Approximately three people kill themselves in Hong Kong everyday. More people kill themselves than die in automotive accidents (considering the way people drive around here, it is an atrocious statistic).

There are two distinctive things about suicides in Hong Kong. The first is that parents and their children often commit them in tandem (not too common). This is due to the precept of filial piety prevalent in Asian cultures. The second is that the most common methods are jumping from a high-rise, or lighting a small dish of charcoal and asphyxiating. Other than that, suicides committed are not subject to any cultural difference that would distinguish them from suicides anywhere else.

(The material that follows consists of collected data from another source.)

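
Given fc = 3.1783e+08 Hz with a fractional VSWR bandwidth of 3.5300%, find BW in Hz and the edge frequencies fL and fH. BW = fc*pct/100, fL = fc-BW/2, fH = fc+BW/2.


BW = 3.1783e+08 * 3.5300/100 = 1.121940e+07 Hz
fL = 3.1783e+08 - 1.121940e+07/2 = 3.122e+08 Hz
fH = 3.1783e+08 + 1.121940e+07/2 = 3.234e+08 Hz

BW=1.122e+07 Hz, fL=3.122e+08 Hz, fH=3.234e+08 Hz


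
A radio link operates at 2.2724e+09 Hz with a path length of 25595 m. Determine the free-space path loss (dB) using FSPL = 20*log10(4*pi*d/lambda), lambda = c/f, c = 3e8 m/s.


lambda = c / f = 3.0000e+08 / 2.2724e+09 = 0.1320190 m
FSPL = 20 * log10(4*pi*25595/0.1320190) = 127.7 dB

127.7 dB


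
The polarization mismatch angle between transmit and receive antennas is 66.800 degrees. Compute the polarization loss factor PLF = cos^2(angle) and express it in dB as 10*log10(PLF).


PLF_linear = cos^2(66.800 deg) = 0.1551902
PLF_dB = 10 * log10(0.1551902) = -8.091 dB

-8.091 dB


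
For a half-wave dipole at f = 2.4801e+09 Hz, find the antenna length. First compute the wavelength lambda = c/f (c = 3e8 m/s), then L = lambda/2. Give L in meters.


lambda = c / f = 3.0000e+08 / 2.4801e+09 = 0.1209629 m
L = lambda / 2 = 0.1209629 / 2 = 0.06048 m

0.06048 m


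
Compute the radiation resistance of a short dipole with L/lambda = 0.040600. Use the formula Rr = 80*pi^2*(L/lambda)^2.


Rr = 80 * pi^2 * (0.040600)^2 = 80 * 9.869604 * 1.648360e-03 = 1.301 ohm

1.301 ohm


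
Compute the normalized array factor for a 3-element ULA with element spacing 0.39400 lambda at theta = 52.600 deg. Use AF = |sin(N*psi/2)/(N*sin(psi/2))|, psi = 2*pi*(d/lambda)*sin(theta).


psi = 2*pi*0.39400*sin(52.600 deg) = 1.966633 rad
AF = |sin(3*1.966633/2) / (3*sin(1.966633/2))| = 0.07628

0.07628


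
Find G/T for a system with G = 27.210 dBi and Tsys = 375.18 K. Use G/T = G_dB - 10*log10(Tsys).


G/T = 27.210 - 10*log10(375.18) = 27.210 - 25.74240 = 1.468 dB/K

1.468 dB/K


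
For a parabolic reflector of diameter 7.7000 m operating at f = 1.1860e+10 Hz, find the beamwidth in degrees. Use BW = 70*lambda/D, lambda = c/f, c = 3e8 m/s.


lambda = c / f = 3.0000e+08 / 1.1860e+10 = 0.02529511 m
BW = 70 * 0.02529511 / 7.7000 = 0.2300 deg

0.2300 deg


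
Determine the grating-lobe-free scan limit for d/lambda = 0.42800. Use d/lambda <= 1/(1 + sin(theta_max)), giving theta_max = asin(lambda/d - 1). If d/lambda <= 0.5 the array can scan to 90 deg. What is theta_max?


lambda/d - 1 = 1/0.42800 - 1 = 1.336449 >= 1
d/lambda <= 0.5, so the array can scan to endfire without grating lobes: theta_max = 90 deg

90 deg


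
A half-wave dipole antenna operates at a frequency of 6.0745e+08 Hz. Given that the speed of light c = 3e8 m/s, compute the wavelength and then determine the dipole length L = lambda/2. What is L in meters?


lambda = c / f = 3.0000e+08 / 6.0745e+08 = 0.4938678 m
L = lambda / 2 = 0.4938678 / 2 = 0.2469 m

0.2469 m


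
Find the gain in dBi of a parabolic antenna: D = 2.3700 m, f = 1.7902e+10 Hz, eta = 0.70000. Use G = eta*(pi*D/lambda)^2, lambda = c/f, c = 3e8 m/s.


lambda = c / f = 3.0000e+08 / 1.7902e+10 = 0.01675790 m
G_linear = 0.70000 * (pi * 2.3700 / 0.01675790)^2 = 138183.2
G_dBi = 10 * log10(138183.2) = 51.40 dBi

51.40 dBi


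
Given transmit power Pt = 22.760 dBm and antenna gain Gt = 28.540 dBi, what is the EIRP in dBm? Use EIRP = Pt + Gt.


EIRP = Pt + Gt = 22.760 + 28.540 = 51.30 dBm

51.30 dBm


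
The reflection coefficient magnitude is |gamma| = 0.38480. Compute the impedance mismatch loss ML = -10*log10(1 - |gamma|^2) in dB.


ML = -10 * log10(1 - 0.38480^2) = -10 * log10(0.85192896) = 0.6960 dB

0.6960 dB


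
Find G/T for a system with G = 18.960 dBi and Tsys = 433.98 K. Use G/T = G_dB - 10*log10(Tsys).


G/T = 18.960 - 10*log10(433.98) = 18.960 - 26.37470 = -7.415 dB/K

-7.415 dB/K


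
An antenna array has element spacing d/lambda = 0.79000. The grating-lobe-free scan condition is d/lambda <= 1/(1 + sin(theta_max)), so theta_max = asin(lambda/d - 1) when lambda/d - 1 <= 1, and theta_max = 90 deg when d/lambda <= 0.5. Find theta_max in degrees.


lambda/d - 1 = 1/0.79000 - 1 = 0.2658228
theta_max = asin(0.2658228) = 15.42 deg

15.42 deg


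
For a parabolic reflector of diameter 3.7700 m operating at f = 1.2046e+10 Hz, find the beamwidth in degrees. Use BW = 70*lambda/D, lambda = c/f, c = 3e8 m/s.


lambda = c / f = 3.0000e+08 / 1.2046e+10 = 0.02490453 m
BW = 70 * 0.02490453 / 3.7700 = 0.4624 deg

0.4624 deg


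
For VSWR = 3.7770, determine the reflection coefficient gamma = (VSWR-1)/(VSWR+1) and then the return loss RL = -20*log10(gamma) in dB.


gamma = (3.7770 - 1) / (3.7770 + 1) = 0.5813272
RL = -20 * log10(0.5813272) = 4.712 dB

4.712 dB


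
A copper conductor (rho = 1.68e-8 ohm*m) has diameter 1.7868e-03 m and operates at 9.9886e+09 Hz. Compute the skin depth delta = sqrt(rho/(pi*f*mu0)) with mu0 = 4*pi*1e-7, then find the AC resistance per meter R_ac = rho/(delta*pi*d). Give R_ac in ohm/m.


delta = sqrt(1.68e-8 / (pi * 9.9886e+09 * 4*pi*1e-7)) = 6.527133e-07 m
R_ac = 1.68e-8 / (6.527133e-07 * pi * 1.7868e-03) = 4.585 ohm/m

4.585 ohm/m


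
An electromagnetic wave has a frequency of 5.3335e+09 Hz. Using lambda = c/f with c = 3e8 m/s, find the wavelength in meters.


lambda = c / f = 3.0000e+08 / 5.3335e+09 = 0.05625 m

0.05625 m


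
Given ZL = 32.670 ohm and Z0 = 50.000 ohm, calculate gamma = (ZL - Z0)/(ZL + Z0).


gamma = (32.670 - 50.000) / (32.670 + 50.000) = -0.2096

-0.2096


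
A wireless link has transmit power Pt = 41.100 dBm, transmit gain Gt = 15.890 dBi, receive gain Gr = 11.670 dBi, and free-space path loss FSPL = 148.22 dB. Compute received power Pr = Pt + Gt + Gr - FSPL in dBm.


Pr = 41.100 + 15.890 + 11.670 - 148.22 = -79.56 dBm

-79.56 dBm


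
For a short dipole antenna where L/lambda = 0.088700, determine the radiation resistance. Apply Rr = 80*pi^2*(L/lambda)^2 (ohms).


Rr = 80 * pi^2 * (0.088700)^2 = 80 * 9.869604 * 7.867690e-03 = 6.212 ohm

6.212 ohm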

So why on earth is it so common? A 2002 study by Chinese University indicates 36.6 percent of HK teenagers have had suicidal thoughts, up from 25.1 percent in 2001. In 2001 there were 1059 suicides - 650 men, and 409 women - in Hong Kong. In 1997 the total was 777 (numerologists, please leave that statistic alone). Even this is probably under-reported: without a suicide note, the coroner will most likely label it as death by accident. I can't begin to offer any sort of comprehensive explanation, but here are my theories.

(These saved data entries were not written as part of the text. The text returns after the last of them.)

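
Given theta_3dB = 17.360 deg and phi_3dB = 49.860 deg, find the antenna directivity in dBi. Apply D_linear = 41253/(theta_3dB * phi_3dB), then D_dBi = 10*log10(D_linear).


D_linear = 41253 / (17.360 * 49.860) = 47.65995
D_dBi = 10 * log10(47.65995) = 16.78 dBi

16.78 dBi


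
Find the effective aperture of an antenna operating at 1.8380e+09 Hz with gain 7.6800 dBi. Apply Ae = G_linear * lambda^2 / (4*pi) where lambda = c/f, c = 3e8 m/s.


lambda = c / f = 3.0000e+08 / 1.8380e+09 = 0.1632209 m
G_linear = 10^(7.6800/10) = 5.861382
Ae = G_linear * lambda^2 / (4*pi) = 5.861382 * 0.1632209^2 / (4*pi) = 0.01243 m^2

0.01243 m^2


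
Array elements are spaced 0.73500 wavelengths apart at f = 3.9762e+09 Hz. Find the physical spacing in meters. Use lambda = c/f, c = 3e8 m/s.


lambda = c / f = 3.0000e+08 / 3.9762e+09 = 0.07544892 m
d = 0.73500 * 0.07544892 = 0.05545 m

0.05545 m


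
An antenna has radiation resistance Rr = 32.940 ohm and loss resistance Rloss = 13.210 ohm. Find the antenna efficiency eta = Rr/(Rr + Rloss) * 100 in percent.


eta = 32.940 / (32.940 + 13.210) * 100 = 71.38%

71.38%


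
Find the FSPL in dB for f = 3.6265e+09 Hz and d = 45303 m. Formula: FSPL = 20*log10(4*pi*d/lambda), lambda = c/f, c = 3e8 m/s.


lambda = c / f = 3.0000e+08 / 3.6265e+09 = 0.08272439 m
FSPL = 20 * log10(4*pi*45303/0.08272439) = 136.8 dB

136.8 dB


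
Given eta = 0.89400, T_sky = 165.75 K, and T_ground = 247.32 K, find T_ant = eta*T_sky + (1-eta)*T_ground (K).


T_ant = 0.89400 * 165.75 + (1 - 0.89400) * 247.32 = 174.4 K

174.4 K


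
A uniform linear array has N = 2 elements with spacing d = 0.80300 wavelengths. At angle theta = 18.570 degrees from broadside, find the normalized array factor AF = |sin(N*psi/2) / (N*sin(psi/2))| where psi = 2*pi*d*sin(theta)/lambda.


psi = 2*pi*0.80300*sin(18.570 deg) = 1.606773 rad
AF = |sin(2*1.606773/2) / (2*sin(1.606773/2))| = 0.6943

0.6943


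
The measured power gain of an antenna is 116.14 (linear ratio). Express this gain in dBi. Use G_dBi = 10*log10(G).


G_dBi = 10 * log10(116.14) = 20.65 dBi

20.65 dBi


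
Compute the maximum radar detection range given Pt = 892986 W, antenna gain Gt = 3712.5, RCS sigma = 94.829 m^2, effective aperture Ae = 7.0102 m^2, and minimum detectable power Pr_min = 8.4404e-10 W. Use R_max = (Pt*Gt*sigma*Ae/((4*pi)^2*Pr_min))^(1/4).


R^4 = 892986*3712.5*94.829*7.0102 / ((4*pi)^2 * 8.4404e-10) = 1.653484e+19
R_max = 1.653484e+19^0.25 = 63768 m

63768 m


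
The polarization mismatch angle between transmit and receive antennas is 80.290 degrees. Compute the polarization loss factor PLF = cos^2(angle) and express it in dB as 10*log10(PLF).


PLF_linear = cos^2(80.290 deg) = 0.02844667
PLF_dB = 10 * log10(0.02844667) = -15.46 dB

-15.46 dB


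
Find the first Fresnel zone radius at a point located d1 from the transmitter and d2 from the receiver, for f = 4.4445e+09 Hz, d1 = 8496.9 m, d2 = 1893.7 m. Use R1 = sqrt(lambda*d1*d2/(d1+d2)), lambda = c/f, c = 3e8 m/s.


lambda = c / f = 3.0000e+08 / 4.4445e+09 = 0.06749916 m
R1 = sqrt(0.06749916 * 8496.9 * 1893.7 / (8496.9 + 1893.7)) = 10.22 m

10.22 m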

A few organizations - the forementioned Samaritans, Angels Among Us (trains people to recognize potentially suicidal people among their friends), Operation Sunshine, the government's Suicide Prevention Services - are doing what they can to help curb the problem by raising awareness. Awareness, however, does not a problem solve. It just lets you know it is there. In my opinion the best counter-measures to take would be a change in the school system, and the establishment of affordable, government-run mental health clinics with a focus on group therapy.